Read DNA Notice Before Use

Scientists have already listed hundreds of genetic variations that affect individual responses to drugs. Some of these variants work by changing the rate at which the drugs are eliminated from the body. A liver enzyme called CYP2C6, for example, is responsible for clearing the system of at least 30 different classes of drugs, including beta-blockers, tricyclic antidepressants, morphine derivates and antiarrhythmics, as well as many other chemicals and neurotransmitters. Variations in the gene coding for this enzyme can therefore strongly influence a person's reaction to many commonly used compounds: people with a "fast" form of the enzyme need higher doses because they tend to rid themselves of the drugs more quickly.

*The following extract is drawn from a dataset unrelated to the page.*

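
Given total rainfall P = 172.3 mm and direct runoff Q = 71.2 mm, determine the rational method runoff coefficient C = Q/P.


The runoff coefficient C = runoff depth / rainfall depth.
C = 71.2 / 172.3
  = 0.4132.

0.4132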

Another enzyme, called TPMT (Thiopurine Methyltransferase) heavily influences the outcome of chemotherapy for acute lymphoblastic leukemia, the most frequent cancer in children. The TPMT enzyme breaks down a class of chemotherapic compounds called thiopurines. Before a specific genetic test was available, children with a "lazy" form of the enzyme were at risk of dying: the thiopurines reached toxic levels because the kids eliminated the drug too slowly. Today doctors adjust the dose according to an individual's TPMT speed, which has dramatically improved the survival rate of affected children.

Hundreds of other genes affect drug response in different ways--among them, by producing enzymes that make the drug more effective or by facilitating its transport into the cells. Each variant of these genes may have tremendous relevance in pharmacogenomics, and thats exactly what the snipe hunters are hoping to discover.


Phillips KA, Veenstra DL, Oren E, Lee JK, Sadee W. Potential role of pharmacogenomics in reducing adverse drug reactions: a systematic review. JAMA 2001 Nov 14;286(18):2270-9

Lazarou J, Pomeranz BH, Corey PN. Incidence of adverse drug reactions in hospitalized patients: a meta-analysis of prospective studies. JAMA 1998;279:1200-5.